Now that suburban housewives in Missouri are letting their thoughts be known via Twitter, it’s as if writing itself is thought to be under attack, invaded from all sides by the unwashed masses whose thoughts have not been sanctioned as Literatureā¢.
In many ways, I’m reminded of Truman Capote’s infamous put-down of Jack Kerouac: ‘That’s not writing, it’s typing.’

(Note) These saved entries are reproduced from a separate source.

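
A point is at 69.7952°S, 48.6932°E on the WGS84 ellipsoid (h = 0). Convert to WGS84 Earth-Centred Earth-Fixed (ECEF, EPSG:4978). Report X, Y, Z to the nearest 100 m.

X 1458400 m, Y 1659700 m, Z -5963200 m

WGS84: a = 6378137 m, e² = 0.006694380; N(φ) = a/√(1−e²sin²φ) = 6397022.789 m.
X = (N+h)·cosφ·cosλ = 1458393.707 m; Y = (N+h)·cosφ·sinλ = 1659657.427 m; Z = (N(1−e²)+h)·sinφ = -5963187.301 m.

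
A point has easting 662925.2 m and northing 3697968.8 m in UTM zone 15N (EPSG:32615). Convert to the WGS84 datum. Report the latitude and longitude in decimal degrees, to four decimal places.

lat 33.4087°, lon -91.2479°

Zone 15N: λ₀ = -93°, k₀ = 0.9996, false easting 500000 m.
Meridian distance M = (N − FN)/k₀ = 3699448.6 m.
Inverse transverse Mercator on WGS84 gives φ = 33.40869963°, λ = -91.24789981°.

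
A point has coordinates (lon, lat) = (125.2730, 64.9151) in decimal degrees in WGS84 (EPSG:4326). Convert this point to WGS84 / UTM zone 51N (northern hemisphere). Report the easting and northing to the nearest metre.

E 607509 m, N 7200924 m

Zone 51 central meridian λ₀ = 6×51 − 183 = 123°; Δλ = +2.2730°.
Transverse Mercator on WGS84 with k₀ = 0.9996 gives E = 607509.106 m, N = 7200924.422 m.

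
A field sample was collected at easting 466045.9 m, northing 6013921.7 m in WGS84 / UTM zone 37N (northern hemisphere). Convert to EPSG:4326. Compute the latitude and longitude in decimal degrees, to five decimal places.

Zone 37N: λ₀ = 39°, k₀ = 0.9996, false easting 500000 m.
Meridian distance M = (N − FN)/k₀ = 6016328.2 m.
Inverse transverse Mercator on WGS84 gives φ = 54.27209958°, λ = 38.47860019°.

lat 54.27210°, lon 38.47860°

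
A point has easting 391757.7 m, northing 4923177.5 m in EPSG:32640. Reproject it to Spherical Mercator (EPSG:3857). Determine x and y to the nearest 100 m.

Unproject from UTM 40N (λ₀ = 57°) → φ = 44.45379987°, λ = 55.63949967°.
Web Mercator (R = 6378137 m): x = 6193760.772 m, y = 5535939.442 m.

x 6193800 m, y 5535900 m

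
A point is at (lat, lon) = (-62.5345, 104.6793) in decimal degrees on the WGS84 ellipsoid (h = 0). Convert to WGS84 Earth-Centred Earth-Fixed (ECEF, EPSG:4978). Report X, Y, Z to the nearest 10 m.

WGS84: a = 6378137 m, e² = 0.006694380; N(φ) = a/√(1−e²sin²φ) = 6395011.268 m.
X = (N+h)·cosφ·cosλ = -747421.049 m; Y = (N+h)·cosφ·sinλ = 2853198.840 m; Z = (N(1−e²)+h)·sinφ = -5636235.899 m.

X -747420 m, Y 2853200 m, Z -5636240 m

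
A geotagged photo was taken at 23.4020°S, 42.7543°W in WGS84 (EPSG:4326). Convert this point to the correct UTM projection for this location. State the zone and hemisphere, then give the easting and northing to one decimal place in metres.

Longitude -42.7543° lies in the 6° band [-48°, -42°), giving zone 23; latitude is south of the equator, so 23S.
Zone 23 central meridian λ₀ = 6×23 − 183 = -45°; Δλ = +2.2457°.
Transverse Mercator on WGS84 with k₀ = 0.9996 gives E = 729496.099 m, N = 7410190.867 m.

Zone 23S: E 729496.1 m, N 7410190.9 m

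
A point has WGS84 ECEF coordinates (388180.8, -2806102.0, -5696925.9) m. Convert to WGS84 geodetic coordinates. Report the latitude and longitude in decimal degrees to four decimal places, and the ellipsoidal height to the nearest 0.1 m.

λ = atan2(Y, X) = -82.12400099°; p = √(X²+Y²) = 2832824.2 m.
Bowring's method on WGS84 (a = 6378137 m, b = 6356752.314 m) gives φ = -63.71399991°, h = 1403.675 m.

lat -63.7140°, lon -82.1240°, h 1403.7 m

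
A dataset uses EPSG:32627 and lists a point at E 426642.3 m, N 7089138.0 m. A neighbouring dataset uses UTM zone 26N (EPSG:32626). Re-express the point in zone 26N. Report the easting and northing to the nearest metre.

UTM 27N → geographic: φ = 63.92160029°, λ = -22.49569938°.
UTM 26N (λ₀ = -27°) forward: E = 720792.501 m, N = 7096078.721 m.

E 720793 m, N 7096079 m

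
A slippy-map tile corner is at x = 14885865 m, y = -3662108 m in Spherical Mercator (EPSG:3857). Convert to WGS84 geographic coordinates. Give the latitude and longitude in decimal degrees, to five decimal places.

lat -31.22580°, lon 133.72200°

R = 6378137 m. λ = x/R = 133.72200047°.
φ = 2·arctan(exp(y/R)) − 90° = 2·arctan(0.56317) − 90° = -31.22579676°.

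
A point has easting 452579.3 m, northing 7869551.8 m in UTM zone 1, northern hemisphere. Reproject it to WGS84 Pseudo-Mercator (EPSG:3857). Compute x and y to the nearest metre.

Unproject from UTM 1N (λ₀ = -177°) → φ = 70.92510038°, λ = -178.30020033°.
Web Mercator (R = 6378137 m): x = -19848287.509 m, y = 11376710.684 m.

x -19848288 m, y 11376711 m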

So there seem to be quite a lot of assumptions at work here, with so many class, political, and even gender implications for who is allowed to speak, who we are meant to listen to, who can write, how they are permitted to do so, in what social contexts writing is meant to occur, and what topics can be legitimately addressed by others, that I’d hope a much longer discussion about this might someday take place. Until then, we get Maureen Dowd.